Even the Germans felt bad about the defeat they were inflicting. They let up pressure and muted their celebrations as the goals piled up. In a way, that is the ultimate insult: pity. Patronizing them as if they were children. Although ask any Brazilian and they will probably tell you that childish behaviour was exactly the problem with that team.
In the wake of that disaster, the axe fell and heads rolled. Scolari resigned in disgrace, Fred retired, David Luiz is still to this day nothing more than a meme in Brazilian culture. They don’t watch the Premier League and see his great performances for Chelsea. To them he is now part of a common catchphrase “today I am more lost than David Luiz against the Germans” when having a bad day.
But there was more to the shame than just the scoreline. It was the way Brazil played as well. Neymar, unable to partake due to injury, was the golden boy supposed to lead the country to glory. He wasn’t on the pitch that day, maybe things would have been different. At any rate, he was somewhat spared criticism. There is still great hope for him, he is young enough and untouched by the shame of the 7-1. He is also the skilful, brilliant player that Brazil has been looking for. Someone who recalls the days of Garrincha rather than the days of hard-working, powerful athletes that ultimately fail to deliver like Hulk.
But even Neymar is often derided for his personality, his lifestyle. He represents the same “Instagram/selfie” generation that became obsessed with hair, salons and flashy boots. He is maturing into more of a leader now. But it is another young, skilful striker who can perhaps be the icon that brings Brazil back to its golden days.
Gabriel Jesus is becoming more and more popular, not just in England where his early performances have drawn comparisons to Ronaldo, but in Brazil too. He is a throwback in both style and personality to the players of old. His social media activity, interviews, fashion sense: all humble and reserved. He is the opposite of the emasculated “loser” generation that is so reviled in Brazil.
Jesus is the figure that Brazilians can truly rally behind. Under the management of Tite, Brazil have not just begun to return to positive results, but positive attitude. No longer is it about grinding out results and imitating the styles of European tactics.

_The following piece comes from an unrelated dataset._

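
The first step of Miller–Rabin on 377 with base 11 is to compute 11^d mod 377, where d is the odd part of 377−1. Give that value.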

Brazil are playing with flair, with skill, with belief.
Nothing will erase the shame of the 7-1, that moment is eternal. And yes, many of the players who were on the pitch that day such as Marcelo and Fernandinho are still first-choice players, but now Brazilian football isn’t about the past, it is about the future. Brazil are looking for redemption.
If anyone thinks they can’t do it, maybe it is they who need to look to the past. The last time Brazil experienced a defeat like the 7-1 was the Maracanazo, when they were beaten by Uruguay in the 1950 World Cup final. It was a period of shame, of soul-searching, of rebuilding and redesign. A player emerged; Edson Arantes do Nascimento, just when they needed him. Pele. He delivered Brazil to salvation, maybe Jesus can be a second coming.